You study the history, you dont judge it. The second point is what most historians today lack. The ability to imagine how the context around any given events were, and understand history by it.
A historian ought to be exact, sincere and impartial; free from passion; unbiased by interest, fear, resentment or affection; and faithful to the truth, which is the mother of history; the preserver of great actions, the enemy of oblivion, the witness of the past, and the director of the future.
What about predicting the future? The main reason we learn history is because we want to prevent the mistakes from the past or getting inspired from the past. This is why I have a problem with how history is taught. At least in Norway. I have had history lessons for 13 years, but we never predicted anything.
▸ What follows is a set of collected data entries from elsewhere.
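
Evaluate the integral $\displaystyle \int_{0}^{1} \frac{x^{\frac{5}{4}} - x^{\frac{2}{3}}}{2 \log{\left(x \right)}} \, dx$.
$\log{\left(\frac{3 \sqrt{15}}{10} \right)}$

Introduce a parameter $a$ in the exponent: let $I(a) = \int_{0}^{1} \frac{x^{\frac{5}{4}} - x^{a}}{2 \log{\left(x \right)}} \, dx$.

Since $\dfrac{\partial}{\partial a}\,x^{a} = x^{a} \ln x$, the $\ln x$ in the denominator cancels and
$$\frac{dI}{da} = \int_{0}^{1} - \frac{1}{2} x^{a} \, dx = - \frac{1}{2} \left[\frac{x^{a+1}}{a+1}\right]_0^1 = - \frac{1}{2 a + 2}.$$

Integrating with respect to $a$ gives $I(a) = - \frac{\log{\left(a + 1 \right)}}{2} - \log{\left(2 \right)} + \log{\left(3 \right)} + C$.

At $a = \frac{5}{4}$ the integrand is identically $0$, so $I(\frac{5}{4}) = 0$. The closed form gives $0$, hence $C = 0$.

Setting $a = \frac{2}{3}$:
$$I = \log{\left(\frac{3 \sqrt{15}}{10} \right)}.$$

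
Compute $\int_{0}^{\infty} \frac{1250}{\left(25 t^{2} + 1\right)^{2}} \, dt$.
$\frac{125 \pi}{2}$

Begin with the known result
$$J(a) = \int_{0}^{\infty} \frac{2}{a^{2} + t^{2}} \, dt = \frac{\pi}{a}.$$

Differentiating under the integral sign with respect to $a$,
$$\frac{dJ}{da} = \int_{0}^{\infty} - \frac{4 a}{\left(a^{2} + t^{2}\right)^{2}} \, dt = - \frac{\pi}{a^{2}},$$
so $\int_{0}^{\infty} \frac{2}{\left(a^{2} + t^{2}\right)^{2}} \, dt = \frac{\pi}{2 a^{3}}$.

Setting $a = \frac{1}{5}$:
$$I = \frac{125 \pi}{2}.$$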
All we did was talking about the past. We should talk about this a lot more often.
No it's not. History is argumentation about our past because ultimately we want to know what it is that happened and we want to know who we are. Nobody uses history to predict the future. That's never been the point of history and never will be. Ask any good history professor what the point of history is, please
Marcos Pedroza Understanding complexities and reimagining past life seems to me to be a trumendously valuable combination of skills. More valuable than more formal forms of social sciences as a way of understanding futures.
Because history is understanding human development. We only narrow down the things that might happen in the future but we can't be sure what will really happen as the variables are all over the place. As one famous person said, history doesnt really repeat itself, it just rhymes.